My eyes search back and forth between his, and I see the moment I see the moment it lands, because he swallows hard, his Adam’s apple bobbing up and down.
“—who the father is,” he finishes for me. His eyes go a little dark as he says it.
“Ay cabrón…” Ximena whispers. “Maybe I’ll leave the two of you alone for a minute. I’m just gonna—” She gestures vaguely toward the door. “I’ll tell Dani you need to go home early. Take the rest of the day.”
She squeezes my shoulder once before slipping out, leaving me alone with Z in a bathroom the size of a shoebox, holding a positive pregnancy test and trying not to hyperventilate.
“Say something,” I whisper.
Z’s staring at the test in his hand like it holds the answers to the universe. When he finally looks up at me, his eyes are wet.
“I want it to be ours,” he says quietly. “I want—” His voice breaks. “Fuck, Harp. I want this to be ours.”
And somehow that’s worse than if he’d yelled. Worse than if he’d gotten angry or accusatory or any of the things I expected.

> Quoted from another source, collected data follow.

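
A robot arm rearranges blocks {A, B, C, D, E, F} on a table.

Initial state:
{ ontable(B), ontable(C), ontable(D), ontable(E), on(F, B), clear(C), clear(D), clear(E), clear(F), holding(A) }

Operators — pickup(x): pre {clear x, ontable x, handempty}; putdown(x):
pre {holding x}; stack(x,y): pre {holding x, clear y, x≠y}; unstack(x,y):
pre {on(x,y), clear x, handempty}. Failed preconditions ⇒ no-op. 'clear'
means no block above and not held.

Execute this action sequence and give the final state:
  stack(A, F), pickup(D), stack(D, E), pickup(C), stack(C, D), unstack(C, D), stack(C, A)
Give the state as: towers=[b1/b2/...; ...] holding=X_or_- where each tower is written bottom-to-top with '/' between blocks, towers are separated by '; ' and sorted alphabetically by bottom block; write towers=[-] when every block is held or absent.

step 1 (stack(A, F)): towers=[B/F/A; C; D; E] holding=-
step 2 (pickup(D)): towers=[B/F/A; C; E] holding=D
step 3 (stack(D, E)): towers=[B/F/A; C; E/D] holding=-
step 4 (pickup(C)): towers=[B/F/A; E/D] holding=C
step 5 (stack(C, D)): towers=[B/F/A; E/D/C] holding=-
step 6 (unstack(C, D)): towers=[B/F/A; E/D] holding=C
step 7 (stack(C, A)): towers=[B/F/A/C; E/D] holding=-

towers=[B/F/A/C; E/D] holding=-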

Because the hope in his voice—the raw, desperate hope—makes me realize something I’ve been trying not to think:
I don’t know if I want it to be his baby.
I don’t know if I want it to be Caleb’s baby.
I don’t know if I want to be pregnant at all.
And standing here in this sweltering bathroom, holding a positive pregnancy test, with the sounds of the lunch rush pounding against the door, I’ve never felt more trapped in my entire life.
“We need to figure out—” I start, but Z’s already pulling me into his arms.
“We’ll figure it out,” he whispers into my hair. “Whatever happens. Your body, your choice, babe. I can get you to the clinic if that’s what you want. I’m here for you. We’ll figure it out together.”
Fuck, Z is being so amazing and supportive. He’s everything any girl could ever ask for.
But over his shoulder, through the crack in the bathroom door, I can see the kitchen. The never-ending cycle of dirty dishes. The heat and chaos and constant hustle just to survive.
And I think: How the fuck am I supposed to figure any of this out?
How am I supposed to be a mother when I can barely take care of myself?
This is everything I was supposed to be smart enough to avoid. Fuck. Somehow I’m a pregnant teenager living in a trailer after all, no matter how hard I’ve fought for a different destiny than my mother’s.
And now, Jesus. Forget Mom’s man trouble.
How can I choose between two men when I don’t even know which one fathered this fetus?
And underneath it all, the question I’m too terrified to even acknowledge:
What would Caleb say if he knew?
Even the thought alone feels like a betrayal of the earnest, supportive man standing in front of me who’s only ever wanted to offer me the world since the first day we met in the woods as kids.